TRUE if you want to show confidence interval of the mean or median (depending on type) as lines on the graphic. FALSE if you do not want to show it as lines. Default is TRUE.

show_ci_area

TRUE if you want to show confidence interval of the mean or median (depending on type) as a coloured area on the graphic. FALSE if you do not want to show it as an area. Default is FALSE.

show_quant_lines

TRUE if you want to show quantiles as lines on the graphic. FALSE if you do not want to show them as lines. Default is FALSE.

show_n

TRUE if you want to show on the graphic the number of individuals in the sample in each quantile FALSE if you do not want to show the numbers. Default is FALSE.

show_value

TRUE if you want to show the mean/median (depending on type) on the graphic. FALSE if you do not want to show the mean/median. Default is TRUE.

show_labs

TRUE if you want to show axes, titles and caption labels. FALSE if you do not want to show any label on axes and titles. Default is TRUE.

digits

Numbers of digits showed on the value labels on the graphic. Default is 0.

unit

Unit showed on the graphic. Default is no unit.

dec

Decimal mark shown on the graphic. Default is ",".

pal

color of the density area. maybe one color or a vector with several colors.

color

color of the density line.

font

Font used in the graphic. See load_and_active_fonts() for available fonts.

title

Title of the graphic.

subtitle

Subtitle of the graphic.

xlab

X label on the graphic. As coord_flip() is used in the graphic, xlab refers to the X label on the graphic, after the coord_flip(), and not to the x variable in the data. If xlab = NULL, X label on the graphic will be "Moyenne : " + quanti_exp or "Medianne : " + quanti_exp. To show no X label, use xlab = "".

ylab

Y label on the graphic. As coord_flip() is used in the graphic, ylab refers to the Y label on the graphic, after the coord_flip(), and not to the y variable in the data. If ylab = NULL, Y label on the graphic will be group. To show no Y label, use ylab = "".

caption

Caption of the graphic.

lang

The language of the indications on the chart. Possibilities: "fr", "nl", "en". Default is "fr".

theme

Theme od te graphic.
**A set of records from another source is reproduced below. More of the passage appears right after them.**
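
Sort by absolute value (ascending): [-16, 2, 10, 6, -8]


Compute absolute values:
  |-16| = 16
  |2| = 2
  |10| = 10
  |6| = 6
  |-8| = 8
Absolute values in increasing order: 2 < 6 < 8 < 10 < 16
Listing the original numbers in that order gives the answer.
Final answer: [2, 6, -8, 10, -16]


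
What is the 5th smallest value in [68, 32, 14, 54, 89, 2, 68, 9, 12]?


Sort ascending: [2, 9, 12, 14, 32, 54, 68, 68, 89]
The 5th element (1-indexed) is at index 4.
Value = 32
Final answer: 32


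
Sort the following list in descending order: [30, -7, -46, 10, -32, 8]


Original list: [30, -7, -46, 10, -32, 8]
Repeatedly take the largest remaining element:
  Remaining [30, -7, -46, 10, -32, 8] -> largest is 30
  Remaining [-7, -46, 10, -32, 8] -> largest is 10
  Remaining [-7, -46, -32, 8] -> largest is 8
  Remaining [-7, -46, -32] -> largest is -7
  Remaining [-46, -32] -> largest is -32
  Remaining [-46] -> largest is -46
Collecting the picks in order gives the descending list.
Final answer: [30, 10, 8, -7, -32, -46]


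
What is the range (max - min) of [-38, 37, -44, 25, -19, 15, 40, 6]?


Maximum value: 40
Minimum value: -44
Range = 40 - (-44) = 84
Final answer: 84


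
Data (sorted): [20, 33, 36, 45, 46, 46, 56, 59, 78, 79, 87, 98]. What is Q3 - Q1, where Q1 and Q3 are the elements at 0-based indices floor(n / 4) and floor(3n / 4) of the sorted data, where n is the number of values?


The data has n = 12 elements.
Q1 index = floor(12 / 4) = floor(3) = 3; Q3 index = floor(3 * 12 / 4) = floor(9) = 9
Q1 = element at index 3 = 45
Q3 = element at index 9 = 79
IQR = 79 - 45 = 34
Final answer: 34


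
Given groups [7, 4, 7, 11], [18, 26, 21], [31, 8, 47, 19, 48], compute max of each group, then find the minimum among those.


Find max of each group:
  Group 1: [7, 4, 7, 11] -> max = 11
  Group 2: [18, 26, 21] -> max = 26
  Group 3: [31, 8, 47, 19, 48] -> max = 48
Maxes: [11, 26, 48]
Minimum of maxes = 11
Final answer: 11


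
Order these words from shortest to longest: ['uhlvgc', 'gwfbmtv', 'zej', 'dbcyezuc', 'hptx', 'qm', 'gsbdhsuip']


Compute lengths:
  'uhlvgc' has length 6
  'gwfbmtv' has length 7
  'zej' has length 3
  'dbcyezuc' has length 8
  'hptx' has length 4
  'qm' has length 2
  'gsbdhsuip' has length 9
Lengths in increasing order: 2 < 3 < 4 < 6 < 7 < 8 < 9
Listing the words in that order gives the answer.
Final answer: ['qm', 'zej', 'hptx', 'uhlvgc', 'gwfbmtv', 'dbcyezuc', 'gsbdhsuip']


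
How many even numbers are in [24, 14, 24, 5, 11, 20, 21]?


Check each element:
  24 is even
  14 is even
  24 is even
  5 is odd
  11 is odd
  20 is even
  21 is odd
Evens: [24, 14, 24, 20]
Count of evens = 4
Final answer: 4


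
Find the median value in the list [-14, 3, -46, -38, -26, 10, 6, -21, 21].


First, sort the list: [-46, -38, -26, -21, -14, 3, 6, 10, 21]
The list has 9 elements (odd count).
The middle index is 4 (0-based), and the element there is -14.
Final answer: -14


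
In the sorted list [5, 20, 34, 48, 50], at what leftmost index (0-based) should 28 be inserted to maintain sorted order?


List is sorted: [5, 20, 34, 48, 50]
We need the leftmost position where 28 can be inserted, i.e. the first index whose element is >= 28 (or the end of the list if none is).
Binary search with low=0, high=5 (0-based indices):
  low=0, high=5, mid=2: a[2]=34 >= 28, so high = 2
  low=0, high=2, mid=1: a[1]=20 < 28, so low = 2
Now low = high = 2, so the insertion index is 2.
Final answer: 2


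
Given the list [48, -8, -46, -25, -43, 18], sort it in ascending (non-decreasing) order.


Original list: [48, -8, -46, -25, -43, 18]
Repeatedly take the smallest remaining element:
  Remaining [48, -8, -46, -25, -43, 18] -> smallest is -46
  Remaining [48, -8, -25, -43, 18] -> smallest is -43
  Remaining [48, -8, -25, 18] -> smallest is -25
  Remaining [48, -8, 18] -> smallest is -8
  Remaining [48, 18] -> smallest is 18
  Remaining [48] -> smallest is 48
Collecting the picks in order gives the sorted list.
Final answer: [-46, -43, -25, -8, 18, 48]


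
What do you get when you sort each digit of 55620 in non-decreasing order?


The number 55620 has digits: 5, 5, 6, 2, 0
Sorted: 0, 2, 5, 5, 6
Joining the sorted digits gives the result.
Final answer: 02556


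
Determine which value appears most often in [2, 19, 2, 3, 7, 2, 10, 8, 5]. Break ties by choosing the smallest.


Count the frequency of each value:
  2 appears 3 time(s)
  3 appears 1 time(s)
  5 appears 1 time(s)
  7 appears 1 time(s)
  8 appears 1 time(s)
  10 appears 1 time(s)
  19 appears 1 time(s)
Maximum frequency is 3.
Only 2 reaches that frequency, so it is the mode.
Final answer: 2


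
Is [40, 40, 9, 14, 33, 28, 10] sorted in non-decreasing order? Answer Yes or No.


Check consecutive pairs:
  40 <= 40? True
  40 <= 9? False
  9 <= 14? True
  14 <= 33? True
  33 <= 28? False
  28 <= 10? False
3 consecutive pair(s) are out of order, so the list is not sorted.
Final answer: No


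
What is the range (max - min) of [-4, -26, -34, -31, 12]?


Maximum value: 12
Minimum value: -34
Range = 12 - (-34) = 46
Final answer: 46


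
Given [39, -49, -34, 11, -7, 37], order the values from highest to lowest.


Original list: [39, -49, -34, 11, -7, 37]
Repeatedly take the largest remaining element:
  Remaining [39, -49, -34, 11, -7, 37] -> largest is 39
  Remaining [-49, -34, 11, -7, 37] -> largest is 37
  Remaining [-49, -34, 11, -7] -> largest is 11
  Remaining [-49, -34, -7] -> largest is -7
  Remaining [-49, -34] -> largest is -34
  Remaining [-49] -> largest is -49
Collecting the picks in order gives the descending list.
Final answer: [39, 37, 11, -7, -34, -49]


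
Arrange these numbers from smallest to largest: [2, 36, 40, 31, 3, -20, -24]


Original list: [2, 36, 40, 31, 3, -20, -24]
Repeatedly take the smallest remaining element:
  Remaining [2, 36, 40, 31, 3, -20, -24] -> smallest is -24
  Remaining [2, 36, 40, 31, 3, -20] -> smallest is -20
  Remaining [2, 36, 40, 31, 3] -> smallest is 2
  Remaining [36, 40, 31, 3] -> smallest is 3
  Remaining [36, 40, 31] -> smallest is 31
  Remaining [36, 40] -> smallest is 36
  Remaining [40] -> smallest is 40
Collecting the picks in order gives the sorted list.
Final answer: [-24, -20, 2, 3, 31, 36, 40]


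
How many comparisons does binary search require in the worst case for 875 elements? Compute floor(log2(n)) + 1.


Binary search halves the search space each step.
Maximum comparisons = floor(log2(875)) + 1
log2(875) = 9.7731
floor(log2(875)) = 9, so 9 + 1 = 10
Final answer: 10


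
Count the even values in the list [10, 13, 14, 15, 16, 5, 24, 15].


Check each element:
  10 is even
  13 is odd
  14 is even
  15 is odd
  16 is even
  5 is odd
  24 is even
  15 is odd
Evens: [10, 14, 16, 24]
Count of evens = 4
Final answer: 4


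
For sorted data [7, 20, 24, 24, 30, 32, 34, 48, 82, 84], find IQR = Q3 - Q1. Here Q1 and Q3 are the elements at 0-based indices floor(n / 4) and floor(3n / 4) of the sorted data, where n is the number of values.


The data has n = 10 elements.
Q1 index = floor(10 / 4) = floor(2.5) = 2; Q3 index = floor(3 * 10 / 4) = floor(7.5) = 7
Q1 = element at index 2 = 24
Q3 = element at index 7 = 48
IQR = 48 - 24 = 24
Final answer: 24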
IWEPS adds y axis lines and ticks.

export_path

Path to export the results in an xlsx file. The file includes three sheets : the table, the graphic and the statistical test.

Value

A list that contains a table (tab), a graphic (garph) and a density table (dens) and a quantile table (quant)

Examples

# Loading of data
data(eusilc, package = "laeken")

# Computation, taking sample design into account
eusilc_dist_c <- distrib_c(
  eusilc,
  quanti_exp = eqIncome,
  strata = db040,
  ids = db030,
  weight = rb050,
  limits = c(0, 50000),
  title = "Distribution of eq. income",
  subtitle = "Example with austrian SILC data from 'laeken' package"
)
#> Input: data.frame
#> Sampling design -> ids:  db030, strata:  db040, weights:  rb050
#> Variable(s) detectee(s) dans quanti_exp : eqIncome
#> 0 lignes supprimees avec valeur(s) manquante(s) pour le(s) variable(s) de quanti_exp

# Results in graph form
eusilc_dist_c$graph
#> Warning: Removed 1042 rows containing missing values or values outside the scale range
#> (`geom_line()`).


# Results in table format
eusilc_dist_c$tab
#> # A tibble: 1 × 7
#>   median median_low median_upp n_sample n_weighted n_weighted_low n_weighted_upp
#>    <dbl>      <dbl>      <dbl>    <int>      <dbl>          <dbl>          <dbl>
#> 1 18099.     17842.     18431.    14827    8182222       8079226.       8285218.